Lebenslanges Lernen, so lautet einer Leitsätze der modernen Gesellschaft. Aber hitzefrei wie früher in der Schule bekommen Arbeitnehmer in Betrieben und Verwaltungen deshalb noch lange nicht. "Hitze ist kein Grund, Arbeit zu verweigern", stellt das Bundesarbeitsgericht (BAG) in Erfurt unmissverständlich fest. Klar ist aber auch: Schon bei einer Temperatur von 22 Grad Celsius sinkt die Leistungsfähigkeit arbeitender Menschen - sie werden müde, können sich nicht mehr gut konzentrieren, bekommen Kreislaufprobleme. Das Unfallrisiko steigt.

Die Verantwortung für erträgliche Bedingungen im Büro oder in der Fabrik trägt der Arbeitgeber. Er ist laut Bürgerlichem Gesetzbuch verpflichtet, den Arbeitsplatz so einzurichten, dass für das Leben und die Gesundheit der Arbeitnehmer keine Gefahr besteht. Und je stärker sich der Chef darum bemüht, desto mehr werden seine Beschäftigten bereit sein, auch bei schwierigen äußeren Bedingungen zu arbeiten. Wer seine Leute schwitzen lässt, schneidet sich letztlich ins eigene Fleisch.

Die magische Grenze von 26 Grad

Präzise Regelungen gibt es im deutschen Arbeitsrecht allerdings nicht. Laut Arbeitsstättenverordnung soll in Arbeitsräumen eine Temperatur von 26 Grad Celsius nicht überschreiten. Wohlgemerkt: "soll". Einen Rechtsanspruch gibt es nicht. Nach verschiedenen Gerichtsurteilen gilt die Regel auch nur bis zu einer Außentemperatur von 32 Grad. Wird es heißer, wie es zurzeit der Fall ist, muss es drinnen mindestens sechs Grad kälter sein als draußen. Brütet im Freien also die Sonne und sorgt selbst im Schatten für Temperaturen von 36 Grad, sind am Schreibtisch oder Fließband 30 Grad vertretbar.

Was lässt sich gegen die Hitze tun? Zunächst einmal müssen die Arbeitnehmer mittels Thermometern die dauernde Überhitzung ihres Arbeitsplatzes dokumentieren. Entsprechende Maßnahmen können technischer, organisatorischer oder personenbezogener Art sein. So sind Sonnenblenden, Jalousien, spezielle Fensterverglasungen und Fassadenverkleidungen denkbar, ebenso die Aufstellung von Ventilatoren oder der Einbau von Klimaanlagen. Arbeitgeber, die beim Bau oder Kauf von Immobilien aus Kostengründen auf derlei verzichten, müssen später oft teuer nachrüsten.

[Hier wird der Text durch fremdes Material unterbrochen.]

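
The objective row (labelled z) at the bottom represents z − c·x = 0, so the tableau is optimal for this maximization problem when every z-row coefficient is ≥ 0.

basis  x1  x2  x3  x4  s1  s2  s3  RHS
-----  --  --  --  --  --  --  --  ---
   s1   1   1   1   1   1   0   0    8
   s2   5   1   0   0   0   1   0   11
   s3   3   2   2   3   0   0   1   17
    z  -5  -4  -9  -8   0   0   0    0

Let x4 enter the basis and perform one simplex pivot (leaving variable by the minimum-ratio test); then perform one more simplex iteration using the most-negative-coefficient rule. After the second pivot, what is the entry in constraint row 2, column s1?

Ratio test on column x4 — row 1: 8/1 = 8; row 2: entry 0 ≤ 0; row 3: 17/3 = 17/3. Minimum is 17/3 at row 3 (s3 leaves); pivot element 3.
Divide row 3 by 3; eliminate column x4 from the other rows.
Second iteration: most negative z-row entry is -11/3 in column x3, so x3 enters.
Ratio test on column x3 — row 1: (7/3)/(1/3) = 7; row 2: entry 0 ≤ 0; row 3: (17/3)/(2/3) = 17/2. Minimum is 7 at row 1 (s1 leaves); pivot element 1/3.
Divide row 1 by 1/3; eliminate column x3 from the other rows.
After both pivots, the entry at constraint row 2, column s1 is 0.

0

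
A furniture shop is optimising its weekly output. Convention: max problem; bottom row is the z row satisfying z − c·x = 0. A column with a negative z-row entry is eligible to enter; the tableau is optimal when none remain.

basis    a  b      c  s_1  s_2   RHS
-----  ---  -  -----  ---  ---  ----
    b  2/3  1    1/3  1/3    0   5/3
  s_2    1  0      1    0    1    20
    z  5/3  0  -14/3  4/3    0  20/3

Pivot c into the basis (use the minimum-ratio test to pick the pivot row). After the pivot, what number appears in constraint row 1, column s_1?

1

Ratio test on column c — row 1: (5/3)/(1/3) = 5; row 2: 20/1 = 20. Minimum is 5 at row 1 (b leaves); pivot element 1/3.
Divide row 1 by 1/3; eliminate column c from the other rows.
In the new row 1, the s_1 entry is the old entry divided by the pivot: (1/3)/(1/3) = 1.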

Kleiderordnungen aufgehoben

Probate Mittel sind die Verlegung von Arbeitszeiten in die Morgenstunden oder die Verlängerung von Mittagspausen, falls dies betriebsorganisatorisch möglich ist. Fachleute raten dazu, viel Wasser zu trinken. Viele Arbeitgeber heben bestehende Kleiderordnungen auf, so sind etwa die gegenwärtig ohnehin leidgeprüften Bahnschaffner nicht mehr zum Tragen von Jacke und Krawatte verdonnert. Luftdurchlässige Kleidung ist auch beim Meeting im Büro legitim - dagegen empfiehlt es sich weniger, den Kollegen gänzlich unbekleidet unter die Augen zu treten.

Und wenn der Arbeitgeber bei allen Kühlungsmaßnahmen nicht mitspielt? "Das ganze Thema ist rechtlich etwas ungenau geregelt", sagt BAG-Sprecher Christoph Schmitz-Scholemann. "Dazu sind die Arbeitsverhältnisse zu verschieden." Immerhin kann der Betriebsrat verlangen, eine Betriebsvereinbarung zum Schutz vor Hitze zu schließen. Notfalls können sich die Beschäftigten auch an die zuständige Bezirksregierung wenden. Deren Fachleute diskutieren mit dem Arbeitgeber mögliche Maßnahmen und machen Vorschläge. Bleibt der Boss dann noch immer stur, kann ein Bußgeld drohen.

Zwei Millionen arbeiten im Freien

Für die zwei Millionen Beschäftigten in Deutschland, die dauerhaft im Freien arbeiten, etwa im Straßenbau oder in der Landwirtschaft, sind viele der Maßnahmen allerdings wirkungslos. Sie sollten sich mit Sonnenbrillen, Sonnencreme und ausreichenden Kopfbedeckungen durch die Hitze kämpfen, mehr Pausen machen und sich vor allem an das Prinzip "work in pairs" halten - im Zweiergruppen arbeiten und dabei aufeinander aufpassen, dass der andere nicht überhitzt.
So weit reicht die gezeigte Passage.